It is the living proof that it is possible to use a safe systems programming
language for operating system development.

The Native Oberon system was quite nice to use in how the UI concepts would
map to Oberon modules, as such it was quite extensible.

Sadly, it never got picked up by the industry.

The way methods are associated with types in Go has been influenced by Oberon
language family (see Component Pascal).

------
_delirium
Previous discussion: <http://news.ycombinator.com/item?id=3409875>

------
Tloewald
I remember playing around with Several different versions of Oberon on my Mac
back in the day. It was intriguing but not really useful except for working on
Oberon (fine for a comp sci course). The one lasting impact it had on me was
that its system font was a really nice sans serif face called Syntax, which I
continue to use for many purposes today.

------
X4
For those who waited for "the language" by Nikolaus Wirth those may have a
look into Zonnon
[http://www.zonnon.ethz.ch/archive/The_Concepts_of_Zonnon_6_y...](http://www.zonnon.ethz.ch/archive/The_Concepts_of_Zonnon_6_y041123.pdf)
[<http://news.ycombinator.com/item?id=2847075>]

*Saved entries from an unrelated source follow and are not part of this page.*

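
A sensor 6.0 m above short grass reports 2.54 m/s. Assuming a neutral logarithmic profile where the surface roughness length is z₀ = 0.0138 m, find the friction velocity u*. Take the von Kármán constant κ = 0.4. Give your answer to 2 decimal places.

u* ≈ 0.17 m/s

Log law: V(z) = (u*/κ) · ln(z/z₀) ⇒ u* = κ · V / ln(z/z₀)
u* = 0.4 × 2.54 / ln(6.0/0.0138) = 0.4 × 2.54 / 6.0748
   = 1.0160 / 6.0748 = 0.1672 m/s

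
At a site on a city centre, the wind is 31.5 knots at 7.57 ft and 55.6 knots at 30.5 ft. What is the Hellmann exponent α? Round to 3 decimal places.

Power law: V₂/V₁ = (z₂/z₁)^α ⇒ α = ln(V₂/V₁) / ln(z₂/z₁)
α = ln(55.6/31.5) / ln(30.5/7.57) = ln(1.7651) / ln(4.0291)
  = 0.56820 / 1.39353 = 0.40774

α ≈ 0.408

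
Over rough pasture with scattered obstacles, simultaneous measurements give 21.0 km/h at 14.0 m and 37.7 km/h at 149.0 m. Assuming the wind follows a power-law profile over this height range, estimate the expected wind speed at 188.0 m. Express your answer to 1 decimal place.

First find α: α = ln(V₂/V₁)/ln(z₂/z₁) = ln(37.7/21.0)/ln(149.0/14.0) = 0.58514/2.36489 = 0.2474
Extrapolate from 149.0 m to 188.0 m: V₃ = 37.7 × (188.0/149.0)^0.2474 = 37.7 × 1.0592 = 39.9323 km/h

39.9 km/h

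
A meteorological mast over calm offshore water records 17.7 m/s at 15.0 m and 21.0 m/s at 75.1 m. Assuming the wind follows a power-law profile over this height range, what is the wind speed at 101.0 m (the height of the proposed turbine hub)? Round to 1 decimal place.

First find α: α = ln(V₂/V₁)/ln(z₂/z₁) = ln(21.0/17.7)/ln(75.1/15.0) = 0.17096/1.61077 = 0.1061
Extrapolate from 75.1 m to 101.0 m: V₃ = 21.0 × (101.0/75.1)^0.1061 = 21.0 × 1.0319 = 21.6709 m/s

21.7 m/s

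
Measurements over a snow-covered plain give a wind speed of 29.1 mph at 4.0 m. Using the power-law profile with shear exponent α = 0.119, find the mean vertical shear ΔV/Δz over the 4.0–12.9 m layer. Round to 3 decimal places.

Power law: V₂ = V₁ · (z₂/z₁)^α = 29.1 × (3.2250)^0.119 = 33.4509 mph
ΔV/Δz = (33.4509 − 29.1)/(12.9 − 4.0) = 4.3509/8.9000 = 0.48887 mph/m

0.489 mph/m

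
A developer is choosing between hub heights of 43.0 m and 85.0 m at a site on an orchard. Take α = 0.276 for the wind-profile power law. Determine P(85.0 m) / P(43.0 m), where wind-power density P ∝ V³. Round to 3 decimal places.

1.758

Speed ratio: V_B/V_A = (z_B/z_A)^α = (85.0/43.0)^0.276 = (1.9767)^0.276 = 1.20693
Power-density ratio: P_B/P_A = (V_B/V_A)³ = (1.20693)³ = 1.75811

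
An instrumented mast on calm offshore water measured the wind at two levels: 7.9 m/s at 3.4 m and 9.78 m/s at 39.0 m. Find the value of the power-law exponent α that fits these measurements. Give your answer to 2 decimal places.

Power law: V₂/V₁ = (z₂/z₁)^α ⇒ α = ln(V₂/V₁) / ln(z₂/z₁)
α = ln(9.78/7.9) / ln(39.0/3.4) = ln(1.2380) / ln(11.4706)
  = 0.21348 / 2.43979 = 0.08750

α ≈ 0.09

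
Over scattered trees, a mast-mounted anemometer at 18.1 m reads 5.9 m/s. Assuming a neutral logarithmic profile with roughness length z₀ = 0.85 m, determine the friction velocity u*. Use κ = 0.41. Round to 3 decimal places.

u* ≈ 0.791 m/s

Log law: V(z) = (u*/κ) · ln(z/z₀) ⇒ u* = κ · V / ln(z/z₀)
u* = 0.41 × 5.9 / ln(18.1/0.85) = 0.41 × 5.9 / 3.0584
   = 2.4190 / 3.0584 = 0.7909 m/s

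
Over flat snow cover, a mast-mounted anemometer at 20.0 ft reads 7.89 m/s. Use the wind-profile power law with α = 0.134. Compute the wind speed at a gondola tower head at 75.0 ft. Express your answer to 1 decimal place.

Power-law profile: V₂ = V₁ · (z₂/z₁)^α
V₂ = 7.89 × (75.0/20.0)^0.134 = 7.89 × (3.7500)^0.134
    = 7.89 × 1.1938 = 9.4188 m/s

9.4 m/s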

I'm very thankful for that contribution! Yeah it is overlooked, that system
was definitely superior to what we have today. I hope one day new machinery
can be reverse-engineered by the computer itself (evolutionary algorithms),
instead of reverse-engineering closed-source drivers by hand.

------
pmr_
Oberon was the language used in my high-school courses (This was only 7 years
ago). I had a hard time understanding the choice at the time and no one was
able to explain it to me, but now it seems it was the logical decision when
you try to move away from Pascal as a learning language.

The resources at the time available on the web certainly didn't reinforce my
confidence in the choice and so I went to the C derivatives and never looked
back. If there would have been better resources and better 'publicity' my
choice might have been different.

------
colomon
Did anyone else find the story about switching from a tree structure to a list
kind of weird? On the one hand, that's a pretty trivial sort of optimization,
and hardly seems worth making a fuss about.

But on the other hand, isn't he assuming that any future users of his compiler
will have source code that looks like his? Sounds like all it would take is
one person using an automatic code generator to generate Oberon code that's
not smart about reusing variable names to bring the compiler to its knees...

------
alexeiz
<http://www.ics.uci.edu/~franz/> \- "Franz received a Dr. sc. techn. degree in
Computer Science (advisor: Niklaus Wirth) and a Dipl. Informatik-Ing. ETH
degree, both from the Swiss Federal Institute of Technology, ETH Zurich."

So Michael Franz can hardly be considered impartial to this matter.

------
rbanffy
I'd love to have an FPGA-based Lilith to go along my also wanted Alto and
Symbolics machines.